Disiplin soruşturmaları
Açlık grevleri nedeniyle disiplin soruşturmalarının başlatıldığını ifade eden Demirtepe, şunları söyledi:
“Greve giren mahpuslara bazı hapishanelerde ‘kültürel ve spor etkinliklerinden alıkoyma’ bazı hapishanelerde ‘haberleşme ve iletişim araçlarından yoksun bırakma veya kısıtlama’ şeklinde disiplin cezalarının verildiği, bazı hapishanelerde ise greve giren mahpusların diğer mahpuslardan özellikle uzaklaştırıldığı ve ayrı bir koğuşa (bölüme) alındığı tarafımıza aktarıldı.”
Cezaevi idarelerine çağrı
Demirtepe, “Hapishane düzen ve işleyişine hiçbir zararı olmayan bu pasif eylemden ötürü mahpuslara disiplin soruşturmaları açılmamalıdır. Açılan disiplin soruşturmalarının derhal geri çekilmesi gerekmektedir” diye konuştu.
Adalet Bakanlığı ve Türkiye Büyük Millet Meclisi’ne çağrıda bulanan Demirtepe, şöyle devam etti:
“Açlık grevcilerinin taleplerinin incelenmesi, ulusal ve uluslararası mevzuata uygun taleplerinin karşılanması, İmralı Kapalı Ada Hapishanesinde bulunan Abdullah Öcalan ve diğer mahpuslarla bir an önce aile ve avukat görüşmesinin yapılması yönünde Adalet Bakanlığı ve ilgili kurumlara sorumluluklarını hatırlatıyoruz. Tecrit uygulaması açık bir yaşam hakkı ihlalidir.

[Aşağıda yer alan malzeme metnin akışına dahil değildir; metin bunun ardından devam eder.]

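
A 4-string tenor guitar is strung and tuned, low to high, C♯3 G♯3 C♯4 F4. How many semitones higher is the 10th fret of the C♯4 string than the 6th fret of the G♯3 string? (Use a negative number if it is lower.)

C♯4 at fret 10 → B4 (MIDI 71); G♯3 at fret 6 → D4 (MIDI 62).
71 − 62 = 9, so the two pitches are 9 semitones apart.

9 semitones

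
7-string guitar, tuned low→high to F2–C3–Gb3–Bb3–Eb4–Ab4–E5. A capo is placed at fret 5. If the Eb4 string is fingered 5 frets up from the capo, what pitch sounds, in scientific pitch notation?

The capo raises the open Eb4 by 5 semitones to Ab4; fretting 5 more gives Eb4 + 5 + 5 = Eb4 + 10 semitones = Db5.
(Also written C#.)

Db5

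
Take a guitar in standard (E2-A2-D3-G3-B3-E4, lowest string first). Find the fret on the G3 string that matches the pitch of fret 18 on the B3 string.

Fret 18 on B3 is MIDI 59 + 18 = 77 (F5). On the G3 string (open MIDI 55), that pitch is 77 − 55 = fret 22.

22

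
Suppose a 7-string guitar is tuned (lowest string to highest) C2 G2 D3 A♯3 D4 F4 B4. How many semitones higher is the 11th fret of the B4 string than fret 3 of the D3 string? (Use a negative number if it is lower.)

29 semitones

B4 at fret 11 → A♯5 (MIDI 82); D3 at fret 3 → F3 (MIDI 53).
82 − 53 = 29, so the two pitches are 29 semitones apart.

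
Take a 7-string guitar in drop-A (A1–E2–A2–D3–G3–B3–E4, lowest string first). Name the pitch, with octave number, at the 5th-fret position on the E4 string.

The open E4 string plus 5 semitones: E–F–F#–G–G#–A.
No B→C boundary is crossed, so the octave stays at 4.

A4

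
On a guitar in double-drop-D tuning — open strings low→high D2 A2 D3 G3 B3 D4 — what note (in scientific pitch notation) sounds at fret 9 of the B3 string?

G#4

B3 is MIDI 59. Adding 9 gives 68, which is G#4.
(Equivalently spelled Ab4.)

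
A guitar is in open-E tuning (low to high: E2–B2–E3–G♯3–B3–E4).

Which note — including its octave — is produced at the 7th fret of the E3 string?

B3

The open E3 string plus 7 semitones: E–F–F#–G–G#–A–A#–B.
No B→C boundary is crossed, so the octave stays at 3.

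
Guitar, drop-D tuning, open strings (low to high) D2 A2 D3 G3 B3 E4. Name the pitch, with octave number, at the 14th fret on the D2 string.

D2 is MIDI 38. Adding 14 gives 52, which is E3.

E3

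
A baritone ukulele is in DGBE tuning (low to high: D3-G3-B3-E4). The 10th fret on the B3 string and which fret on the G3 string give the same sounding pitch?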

İmralı Kapalı Ada Hapishanesinde bulunan mahpuslar da Türkiye’nin diğer hapishanelerinde bulunan mahpuslarla aynı haklara sahip oldukları, kişiye özel uygulamaların olamayacağı ve dolayısıyla talep edilen hususun yasal mevzuata açıkça aykırı olan tecrit uygulamasının kaldırılması olduğu açıktır. Hukuk devleti olmanın birincil gereği idarenin ve yürütmeyi elinde bulunduran iktidarın yasalara uymasıdır.
Başta açlık grevinde olan mahpusların yaşam hakkının korunması ve açlık grevinin sonlandırılması amacıyla makul ve yasal mevzuata uygun taleplerinin kabulü ile tecridin kaldırılmasına, hapishanelerde yaşanan hak ihlallerinin son bulması amacıyla Başta Adalet Bakanlığı olmak üzere tüm ulusal ve uluslararası kamuoyu ve kurumları derhal harekete geçmeye çağırıyoruz.”
Türkiye’nin birçok hapishanesindeki siyasi mahpuslar, 27 Kasım 2023’te şu taleplerle süreli-dönüşümlü açlık grevine başladı: Türkiye’deki hapishanelerde yaşanan insan hakları ihlallerinin sonlandırılması, ağırlaşan infaz koşullarının düzeltilmesi, İmralı Yüksek Güvenlikli Kapalı Ceza İnfaz Kurumunda bulunan Abdullah Öcalan ve diğer mahpuslar üzerinde uzun zamandır sürdürülen tecrit koşullarının sonlandırılması, kendilerine her mahpusa tanınan aile, avukat görüş hakkının sağlanması ve Kürt sorununa demokratik çözüm.